Member of the National Assembly Nord's 19th constituency
- In office 18 June 2002 – 3 May 2011
- Preceded by: Patrick Leroy
- Succeeded by: Marie-Claude Marchand

Personal details
- Born: August 30, 1957 Denain, Nord, France
- Died: May 3, 2011 (aged 53) Valenciennes, Nord
- Cause of death: Pancreatic cancer
- Party: Socialist Party

= Patrick Roy (politician) =

French politician

Patrick Roy (August 30, 1957 – May 3, 2011) was a French politician, a member of the National Assembly. He represented the 19th constituency of the Nord département, and was a member of the French Socialist Party (PSF). He was also the mayor of Denain.
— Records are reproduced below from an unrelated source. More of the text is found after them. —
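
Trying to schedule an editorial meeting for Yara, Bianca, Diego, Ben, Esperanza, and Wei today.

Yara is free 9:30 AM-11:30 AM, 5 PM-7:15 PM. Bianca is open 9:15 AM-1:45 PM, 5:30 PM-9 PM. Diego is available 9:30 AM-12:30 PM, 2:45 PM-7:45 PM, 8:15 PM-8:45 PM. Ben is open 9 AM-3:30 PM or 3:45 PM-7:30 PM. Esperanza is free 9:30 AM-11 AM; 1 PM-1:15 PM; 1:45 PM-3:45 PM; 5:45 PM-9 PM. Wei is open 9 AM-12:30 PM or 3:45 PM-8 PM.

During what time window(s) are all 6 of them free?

09:30-11:00, 17:45-19:15

Yara ∩ Bianca: 09:30-11:30, 17:30-19:15.
Yara ∩ Bianca ∩ Diego: 09:30-11:30, 17:30-19:15.
Yara ∩ Bianca ∩ Diego ∩ Ben: 09:30-11:30, 17:30-19:15.
Yara ∩ Bianca ∩ Diego ∩ Ben ∩ Esperanza: 09:30-11:00, 17:45-19:15.
Yara ∩ Bianca ∩ Diego ∩ Ben ∩ Esperanza ∩ Wei: 09:30-11:00, 17:45-19:15.
Those are the intersection windows.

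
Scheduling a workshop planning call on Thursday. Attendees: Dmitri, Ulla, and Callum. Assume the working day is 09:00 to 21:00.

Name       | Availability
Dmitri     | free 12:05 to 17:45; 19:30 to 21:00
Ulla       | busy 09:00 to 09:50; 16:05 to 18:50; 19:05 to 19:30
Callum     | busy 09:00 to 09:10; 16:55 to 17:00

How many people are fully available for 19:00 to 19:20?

1

Dmitri free: 12:05-17:45, 19:30-21:00.
Ulla free: 09:50-16:05, 18:50-19:05, 19:30-21:00 (invert busy blocks within the working day).
Callum free: 09:10-16:55, 17:00-21:00 (invert busy blocks within the working day).
Callum can make the full 19:00-19:20 slot — that's 1.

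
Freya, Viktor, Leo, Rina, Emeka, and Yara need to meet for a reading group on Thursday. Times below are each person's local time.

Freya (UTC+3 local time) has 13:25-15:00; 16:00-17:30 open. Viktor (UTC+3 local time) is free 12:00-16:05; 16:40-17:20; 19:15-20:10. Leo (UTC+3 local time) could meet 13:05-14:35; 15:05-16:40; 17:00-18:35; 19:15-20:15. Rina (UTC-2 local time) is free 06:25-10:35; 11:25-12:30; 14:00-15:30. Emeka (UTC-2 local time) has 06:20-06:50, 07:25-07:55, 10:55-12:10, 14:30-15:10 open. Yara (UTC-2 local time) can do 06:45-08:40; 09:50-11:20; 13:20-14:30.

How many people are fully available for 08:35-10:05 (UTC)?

1

Freya in UTC: 10:25-12:00, 13:00-14:30 (subtract 3h to convert from UTC+3).
Viktor in UTC: 09:00-13:05, 13:40-14:20, 16:15-17:10 (subtract 3h to convert from UTC+3).
Leo in UTC: 10:05-11:35, 12:05-13:40, 14:00-15:35, 16:15-17:15 (subtract 3h to convert from UTC+3).
Rina in UTC: 08:25-12:35, 13:25-14:30, 16:00-17:30 (add 2h to convert from UTC-2).
Emeka in UTC: 08:20-08:50, 09:25-09:55, 12:55-14:10, 16:30-17:10 (add 2h to convert from UTC-2).
Yara in UTC: 08:45-10:40, 11:50-13:20, 15:20-16:30 (add 2h to convert from UTC-2).
Rina can make the full 08:35-10:05 slot — that's 1.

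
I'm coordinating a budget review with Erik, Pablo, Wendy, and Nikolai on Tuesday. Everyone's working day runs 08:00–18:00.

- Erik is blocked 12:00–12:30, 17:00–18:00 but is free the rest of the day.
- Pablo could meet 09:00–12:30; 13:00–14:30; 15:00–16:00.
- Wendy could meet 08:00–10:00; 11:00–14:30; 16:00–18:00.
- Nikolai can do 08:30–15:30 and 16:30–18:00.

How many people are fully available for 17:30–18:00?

Erik free: 08:00-12:00, 12:30-17:00 (invert busy blocks within the working day).
Pablo free: 09:00-12:30, 13:00-14:30, 15:00-16:00.
Wendy free: 08:00-10:00, 11:00-14:30, 16:00-18:00.
Nikolai free: 08:30-15:30, 16:30-18:00.
Wendy and Nikolai can make the full 17:30-18:00 slot — that's 2.

2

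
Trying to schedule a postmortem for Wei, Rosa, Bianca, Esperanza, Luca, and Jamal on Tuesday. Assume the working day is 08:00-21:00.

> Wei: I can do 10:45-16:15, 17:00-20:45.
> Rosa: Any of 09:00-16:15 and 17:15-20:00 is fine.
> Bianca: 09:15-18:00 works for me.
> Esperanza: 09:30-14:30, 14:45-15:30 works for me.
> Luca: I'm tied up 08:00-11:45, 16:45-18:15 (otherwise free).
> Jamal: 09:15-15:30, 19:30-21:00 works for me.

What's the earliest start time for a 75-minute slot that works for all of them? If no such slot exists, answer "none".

11:45

Wei free: 10:45-16:15, 17:00-20:45.
Rosa free: 09:00-16:15, 17:15-20:00.
Bianca free: 09:15-18:00.
Esperanza free: 09:30-14:30, 14:45-15:30.
Luca free: 11:45-16:45, 18:15-21:00 (invert busy blocks within the working day).
Jamal free: 09:15-15:30, 19:30-21:00.
Wei ∩ Rosa: 10:45-16:15, 17:15-20:00.
Wei ∩ Rosa ∩ Bianca: 10:45-16:15, 17:15-18:00.
Wei ∩ Rosa ∩ Bianca ∩ Esperanza: 10:45-14:30, 14:45-15:30.
Wei ∩ Rosa ∩ Bianca ∩ Esperanza ∩ Luca: 11:45-14:30, 14:45-15:30.
Wei ∩ Rosa ∩ Bianca ∩ Esperanza ∩ Luca ∩ Jamal: 11:45-14:30, 14:45-15:30.
The first common window of at least 75 minutes is 11:45-14:30, so the earliest start is 11:45.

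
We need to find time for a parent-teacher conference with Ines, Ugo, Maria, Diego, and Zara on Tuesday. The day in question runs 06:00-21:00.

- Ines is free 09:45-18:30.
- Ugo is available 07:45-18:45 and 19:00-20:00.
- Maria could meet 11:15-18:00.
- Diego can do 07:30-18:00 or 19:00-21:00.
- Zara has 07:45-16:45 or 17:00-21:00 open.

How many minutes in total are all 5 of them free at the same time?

Ines ∩ Ugo: 09:45-18:30.
Ines ∩ Ugo ∩ Maria: 11:15-18:00.
Ines ∩ Ugo ∩ Maria ∩ Diego: 11:15-18:00.
Ines ∩ Ugo ∩ Maria ∩ Diego ∩ Zara: 11:15-16:45, 17:00-18:00.
Those are the intersection windows.
Summing the common windows: 330 + 60 = 390 minutes.

390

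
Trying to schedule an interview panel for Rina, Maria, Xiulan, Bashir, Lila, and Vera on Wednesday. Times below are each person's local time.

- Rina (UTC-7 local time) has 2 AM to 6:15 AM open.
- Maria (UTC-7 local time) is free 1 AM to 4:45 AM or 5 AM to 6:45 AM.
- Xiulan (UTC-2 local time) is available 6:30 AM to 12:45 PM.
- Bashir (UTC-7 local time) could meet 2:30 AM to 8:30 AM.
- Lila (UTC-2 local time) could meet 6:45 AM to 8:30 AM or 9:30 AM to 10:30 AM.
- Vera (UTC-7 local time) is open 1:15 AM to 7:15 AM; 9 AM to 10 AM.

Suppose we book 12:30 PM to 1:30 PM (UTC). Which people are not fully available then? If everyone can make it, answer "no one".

Lila, Rina

Rina in UTC: 09:00-13:15 (add 7h to convert from UTC-7).
Maria in UTC: 08:00-11:45, 12:00-13:45 (add 7h to convert from UTC-7).
Xiulan in UTC: 08:30-14:45 (add 2h to convert from UTC-2).
Bashir in UTC: 09:30-15:30 (add 7h to convert from UTC-7).
Lila in UTC: 08:45-10:30, 11:30-12:30 (add 2h to convert from UTC-2).
Vera in UTC: 08:15-14:15, 16:00-17:00 (add 7h to convert from UTC-7).
Rina: not fully free for 12:30-13:30. Maria: free for 12:30-13:30. Xiulan: free for 12:30-13:30. Bashir: free for 12:30-13:30. Lila: not fully free for 12:30-13:30. Vera: free for 12:30-13:30.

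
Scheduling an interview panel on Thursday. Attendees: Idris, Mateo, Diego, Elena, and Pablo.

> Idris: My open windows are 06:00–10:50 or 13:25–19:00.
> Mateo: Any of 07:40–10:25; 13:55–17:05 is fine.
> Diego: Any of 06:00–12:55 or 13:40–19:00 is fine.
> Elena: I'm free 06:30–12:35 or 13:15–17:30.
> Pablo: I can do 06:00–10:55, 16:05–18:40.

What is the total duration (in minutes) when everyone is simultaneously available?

225

Idris ∩ Mateo: 07:40-10:25, 13:55-17:05.
Idris ∩ Mateo ∩ Diego: 07:40-10:25, 13:55-17:05.
Idris ∩ Mateo ∩ Diego ∩ Elena: 07:40-10:25, 13:55-17:05.
Idris ∩ Mateo ∩ Diego ∩ Elena ∩ Pablo: 07:40-10:25, 16:05-17:05.
So the common availability across everyone is 07:40-10:25, 16:05-17:05.
Summing the common windows: 165 + 60 = 225 minutes.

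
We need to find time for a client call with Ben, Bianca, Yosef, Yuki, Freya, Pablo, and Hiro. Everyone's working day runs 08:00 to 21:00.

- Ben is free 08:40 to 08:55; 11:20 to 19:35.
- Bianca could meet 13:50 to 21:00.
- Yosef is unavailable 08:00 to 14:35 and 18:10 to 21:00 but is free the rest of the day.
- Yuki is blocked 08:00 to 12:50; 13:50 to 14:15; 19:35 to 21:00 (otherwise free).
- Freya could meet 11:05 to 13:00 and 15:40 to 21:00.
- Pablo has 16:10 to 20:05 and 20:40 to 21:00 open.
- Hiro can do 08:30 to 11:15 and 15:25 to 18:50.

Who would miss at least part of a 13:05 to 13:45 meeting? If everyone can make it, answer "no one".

Bianca, Freya, Hiro, Pablo, Yosef

Ben free: 08:40-08:55, 11:20-19:35.
Bianca free: 13:50-21:00.
Yosef free: 14:35-18:10 (invert busy blocks within the working day).
Yuki free: 12:50-13:50, 14:15-19:35 (invert busy blocks within the working day).
Freya free: 11:05-13:00, 15:40-21:00.
Pablo free: 16:10-20:05, 20:40-21:00.
Hiro free: 08:30-11:15, 15:25-18:50.
Ben: free for 13:05-13:45. Bianca: not fully free for 13:05-13:45. Yosef: not fully free for 13:05-13:45. Yuki: free for 13:05-13:45. Freya: not fully free for 13:05-13:45. Pablo: not fully free for 13:05-13:45. Hiro: not fully free for 13:05-13:45.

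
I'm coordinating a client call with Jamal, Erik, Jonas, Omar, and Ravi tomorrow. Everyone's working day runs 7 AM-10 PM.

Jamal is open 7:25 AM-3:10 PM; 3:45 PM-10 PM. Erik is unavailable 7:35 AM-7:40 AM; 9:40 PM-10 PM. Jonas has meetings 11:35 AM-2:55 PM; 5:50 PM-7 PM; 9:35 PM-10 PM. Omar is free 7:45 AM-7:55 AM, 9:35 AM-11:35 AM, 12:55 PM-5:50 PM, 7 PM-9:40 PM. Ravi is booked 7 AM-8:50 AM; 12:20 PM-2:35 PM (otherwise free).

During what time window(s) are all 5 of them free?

09:35-11:35, 14:55-15:10, 15:45-17:50, 19:00-21:35

Jamal free: 07:25-15:10, 15:45-22:00.
Erik free: 07:00-07:35, 07:40-21:40 (invert busy blocks within the working day).
Jonas free: 07:00-11:35, 14:55-17:50, 19:00-21:35 (invert busy blocks within the working day).
Omar free: 07:45-07:55, 09:35-11:35, 12:55-17:50, 19:00-21:40.
Ravi free: 08:50-12:20, 14:35-22:00 (invert busy blocks within the working day).
Jamal ∩ Erik: 07:25-07:35, 07:40-15:10, 15:45-21:40.
Jamal ∩ Erik ∩ Jonas: 07:25-07:35, 07:40-11:35, 14:55-15:10, 15:45-17:50, 19:00-21:35.
Jamal ∩ Erik ∩ Jonas ∩ Omar: 07:45-07:55, 09:35-11:35, 14:55-15:10, 15:45-17:50, 19:00-21:35.
Jamal ∩ Erik ∩ Jonas ∩ Omar ∩ Ravi: 09:35-11:35, 14:55-15:10, 15:45-17:50, 19:00-21:35.
So the common availability across everyone is 09:35-11:35, 14:55-15:10, 15:45-17:50, 19:00-21:35.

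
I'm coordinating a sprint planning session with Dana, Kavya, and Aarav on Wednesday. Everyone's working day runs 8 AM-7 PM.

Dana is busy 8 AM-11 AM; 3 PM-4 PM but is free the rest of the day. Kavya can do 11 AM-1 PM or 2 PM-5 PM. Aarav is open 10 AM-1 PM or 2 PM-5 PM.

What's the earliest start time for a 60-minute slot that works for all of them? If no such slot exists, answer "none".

Dana free: 11:00-15:00, 16:00-19:00 (invert busy blocks within the working day).
Kavya free: 11:00-13:00, 14:00-17:00.
Aarav free: 10:00-13:00, 14:00-17:00.
Dana ∩ Kavya: 11:00-13:00, 14:00-15:00, 16:00-17:00.
Dana ∩ Kavya ∩ Aarav: 11:00-13:00, 14:00-15:00, 16:00-17:00.
So the common availability across everyone is 11:00-13:00, 14:00-15:00, 16:00-17:00.
The first common window of at least 60 minutes is 11:00-13:00, so the earliest start is 11:00.

11:00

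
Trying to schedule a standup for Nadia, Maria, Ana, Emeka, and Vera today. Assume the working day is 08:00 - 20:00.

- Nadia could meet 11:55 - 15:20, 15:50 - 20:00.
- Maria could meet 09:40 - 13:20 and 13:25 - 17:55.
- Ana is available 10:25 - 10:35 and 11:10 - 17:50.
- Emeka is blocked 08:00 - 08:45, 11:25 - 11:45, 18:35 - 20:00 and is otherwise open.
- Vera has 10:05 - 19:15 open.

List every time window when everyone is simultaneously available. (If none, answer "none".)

11:55-13:20, 13:25-15:20, 15:50-17:50

Nadia free: 11:55-15:20, 15:50-20:00.
Maria free: 09:40-13:20, 13:25-17:55.
Ana free: 10:25-10:35, 11:10-17:50.
Emeka free: 08:45-11:25, 11:45-18:35 (invert busy blocks within the working day).
Vera free: 10:05-19:15.
Nadia ∩ Maria: 11:55-13:20, 13:25-15:20, 15:50-17:55.
Nadia ∩ Maria ∩ Ana: 11:55-13:20, 13:25-15:20, 15:50-17:50.
Nadia ∩ Maria ∩ Ana ∩ Emeka: 11:55-13:20, 13:25-15:20, 15:50-17:50.
Nadia ∩ Maria ∩ Ana ∩ Emeka ∩ Vera: 11:55-13:20, 13:25-15:20, 15:50-17:50.
Those are the intersection windows.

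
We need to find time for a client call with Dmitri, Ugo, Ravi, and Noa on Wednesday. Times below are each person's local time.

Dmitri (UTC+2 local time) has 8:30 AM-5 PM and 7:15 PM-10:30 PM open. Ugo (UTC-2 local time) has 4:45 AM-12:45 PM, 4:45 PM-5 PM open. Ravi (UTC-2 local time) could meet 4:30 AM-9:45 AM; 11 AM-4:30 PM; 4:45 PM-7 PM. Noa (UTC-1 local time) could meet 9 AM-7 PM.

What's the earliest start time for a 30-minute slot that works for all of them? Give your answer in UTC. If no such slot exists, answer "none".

Dmitri in UTC: 06:30-15:00, 17:15-20:30 (subtract 2h to convert from UTC+2).
Ugo in UTC: 06:45-14:45, 18:45-19:00 (add 2h to convert from UTC-2).
Ravi in UTC: 06:30-11:45, 13:00-18:30, 18:45-21:00 (add 2h to convert from UTC-2).
Noa in UTC: 10:00-20:00 (add 1h to convert from UTC-1).
Dmitri ∩ Ugo: 06:45-14:45, 18:45-19:00.
Dmitri ∩ Ugo ∩ Ravi: 06:45-11:45, 13:00-14:45, 18:45-19:00.
Dmitri ∩ Ugo ∩ Ravi ∩ Noa: 10:00-11:45, 13:00-14:45, 18:45-19:00.
So the common availability across everyone is 10:00-11:45, 13:00-14:45, 18:45-19:00.
The first common window of at least 30 minutes is 10:00-11:45, so the earliest start is 10:00.

10:00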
He was known for the colorful clothes he wore at the National Assembly and his love of heavy metal music, a musical style he defended on various occasions during the debates concerning the Hadopi law or the controversy about the Hellfest festival. On 5 June 2010, he joined the French metal band Mass Hysteria on stage during the Metallurgicales festival in Denain.

In November 2010, Roy revealed that he was suffering from a digestive cancer. In February 2011 he announced that he would come back to the National Assembly on March 15 and he did it, thanking the other congresswomen and congressmen for their support.

Patrick Roy died in Valenciennes on 3 May 2011 from pancreatic cancer. He was 53.